# Three Hole Mantle Clock



## andyclient (Aug 1, 2009)

Hi guys

My latest arrival a Westminister three hole mantle clock aquired today

Wonder if you could tell me what the three holes are for?

I believe the centre one winds the clock and one must be for the chimes but which one , and what does the other one do ?

Also any ideas where to source a replacement glass

The clock started up ok and chimes every 15 mins and strikes on the hour , so quite pleased so far.

Any info most welcome and appreciated

cheers

Andy


----------



## feenix (May 27, 2008)

One winds the clock, another for the hour chime and the third is for the tune (Westminster)


----------



## clockworks (Apr 11, 2010)

Left is the hour strike, centre is the going train (time) and right is the quarter chime.

Note that the hour strike is tripped by the quarter chime.
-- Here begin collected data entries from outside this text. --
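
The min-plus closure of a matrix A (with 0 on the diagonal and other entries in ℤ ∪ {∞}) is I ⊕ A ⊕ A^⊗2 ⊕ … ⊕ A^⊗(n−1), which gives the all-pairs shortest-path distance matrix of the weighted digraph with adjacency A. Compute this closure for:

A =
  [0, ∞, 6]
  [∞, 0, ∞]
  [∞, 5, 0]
Closure =
  [0, 11, 6]
  [∞, 0, ∞]
  [∞, 5, 0]

This is the Floyd-Warshall all-pairs shortest-path computation. For each intermediate vertex k = 0, 1, …, 2, update dist[i][j] ← min(dist[i][j], dist[i][k] + dist[k][j]). The final matrix gives, for each (i, j), the minimum total weight of any directed path from i to j (possibly empty when i = j).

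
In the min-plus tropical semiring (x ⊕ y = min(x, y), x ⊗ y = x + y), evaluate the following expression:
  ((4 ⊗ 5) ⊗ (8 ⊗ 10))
((4 ⊗ 5) ⊗ (8 ⊗ 10)) = 27

Expand innermost to outermost. Recall ⊕ takes the minimum of its arguments and ⊗ takes their sum. Working out the expression ((4 ⊗ 5) ⊗ (8 ⊗ 10)) gives 27.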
If you don't wind the chime spring, the clock probably won't strike, either.

Meadows & Passmore have an extensive range of clock glasses. Around a fiver, plus postage, last time I bought one.


----------



## andyclient (Aug 1, 2009)

Excellent thank you both for that.

cheers

Andy


----------



## andyclient (Aug 1, 2009)

clockworks said:


> Left is the hour strike, centre is the going train (time) and right is the quarter chime.
> 
> Note that the hour strike is tripped by the quarter chime. If you don't wind the chime spring, the clock probably won't strike, either.
> 
> Meadows & Passmore have an extensive range of clock glasses. Around a fiver, plus postage, last time I bought one.


Thanks again Steve , all ordered up and hopefully here soon

cheers

Andy


----------



## clockworks (Apr 11, 2010)

HTH Andy


----------



## andyclient (Aug 1, 2009)

New glass fitted many thanks once again

cheers

Andy


----------